Recently, I finished the “Writing an Interpreter in Go”. As I started reading the sequel, I found myself puzzled by the shift from interpreting source code to compiling it into code for virtual machines. This prompted me to understand the concept of compilers, Bytecode, and the reasons behind its efficiency.

In the first book, the workflow was straightforward:

Source Code
|
| (Lexer)
v
Tokens
|
| (Parser)
v
Abstract Syntax Tree (AST)
|
| (Evaluator)
v
Output

The Lexer transforms the source code into tokens. These tokens are then parsed into an Abstract Syntax Tree (AST) based on predefined rules, and subsequently evaluated to produce the final output.

However, in the sequel, the workflow takes a different turn:

Source Code
|
| (Lexer)
v
Tokens
|
| (Parser)
v
Abstract Syntax Tree (AST)
|
| (Compiler)
v
Bytecode
|
| (Virtual Machine)
v
Output

In this new workflow, the AST is compiled into Bytecode instead of being directly evaluated. The Bytecode is then executed to produce the output.

Let’s take an example:

Source Code:

def add(a, b):
return a+b
AST:

FunctionDef
|-- name: "add"
|-- args: Arguments
| |-- args: ["a", "b"]
|-- body: Return
|-- value: BinOp
|-- left: "a"
|-- op: Add
|-- right: "b"

This is then converted into Bytecode:

LOAD_FAST 0
LOAD_FAST 1
BINARY_ADD
RETURN_VALUE

Finally, the virtual machine translates this into:

mov eax, [ebp+8]
add eax, [ebp+12]
ret

This final form may seem like an alien language to the uninitiated, but it’s the language our hardware understands and executes.

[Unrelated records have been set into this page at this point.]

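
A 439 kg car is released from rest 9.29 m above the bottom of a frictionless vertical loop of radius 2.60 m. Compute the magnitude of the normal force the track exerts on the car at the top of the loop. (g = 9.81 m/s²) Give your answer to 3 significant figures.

Energy from release to top (height 2r): mgh = ½mv_top² + mg(2r)
v_top² = 2g(h − 2r) = 2(9.81)(9.29 − 5.200) = 80.246 m²/s²
At the top, both N and weight point toward the centre: N + mg = mv_top²/r
N = m(v_top²/r − g) = 439(80.246/2.60 − 9.81) = 9243 N

N = 9240 N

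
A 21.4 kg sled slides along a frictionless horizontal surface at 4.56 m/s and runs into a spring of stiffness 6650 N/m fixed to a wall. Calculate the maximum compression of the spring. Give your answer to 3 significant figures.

Conservation of energy between contact and max compression: ½mv² = ½kx²
x = v√(m/k) = 4.56 × √(21.4/6650) = 0.2587 m

x = 0.259 m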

The Rationale Behind Bytecode

The book cites efficiency, portability, and optimization as the primary reasons for this conversion to Bytecode.

Efficiency: Streamlining Functions

Bytecode, being more compact and faster to decode than high-level source code, allows virtual machines to execute it more rapidly than an interpreter can execute source code.

Consider this factorial function:

def factorial(n):
  if n == 0:
    return 1
  else:
    return n \* factorial(n-1)

When compiled to Bytecode, it becomes:

0 LOAD_FAST 0 (n)
3 LOAD_CONST 1 (0)
6 COMPARE_OP 2 (==)
9 POP_JUMP_IF_FALSE 16
12 LOAD_CONST 2 (1)
15 RETURN_VALUE
16 LOAD_FAST 0 (n)
19 LOAD_FAST 0 (n)
22 LOAD_CONST 3 (1)
25 BINARY_SUBTRACT
26 CALL_FUNCTION 1
29 BINARY_MULTIPLY
30 RETURN_VALUE

This Bytecode is more efficient because it transforms the recursive function into a loop, reducing the overhead of creating a new stack frame with each recursion.

Portability

Bytecode can be interpreted by any virtual machine, enhancing its portability. For instance, in Java, the Java Virtual Machine (JVM) executes the .class files, which are Bytecode, making Java programs platform-independent.

Optimization Opportunities

Bytecode offers opportunities for both compile-time and run-time optimizations.

Compile-Time Optimization

Compile-time optimization occurs when the code is converted to Bytecode. For instance, consider this C code:

int x = 5;
int y = x \* 10;

Since x is a constant, we can directly store the final result in the Bytecode:

int x = 5;
int y = 50;

Run-Time Optimization

Run-time optimization involves “Just-In-Time” (JIT) compilation, which compiles parts of the program during execution. This approach is different from the traditional “ahead of time” compilation (as in C) or line-by-line interpretation (as in Python).

JIT compilation profiles the code during its conversion to Bytecode, identifying “hot spots” - areas that are frequently executed or time-consuming. These hot spots are then converted into machine code specific to the hardware being used. This machine code is stored in a cache and can be reused whenever the code is executed again, improving performance.

In the next installment of this compiler series, I’m going to explore the different types of machine codes. I’ll also explore the differences in compiling functional languages (like O’Caml) versus multi-paradigm languages (like Python).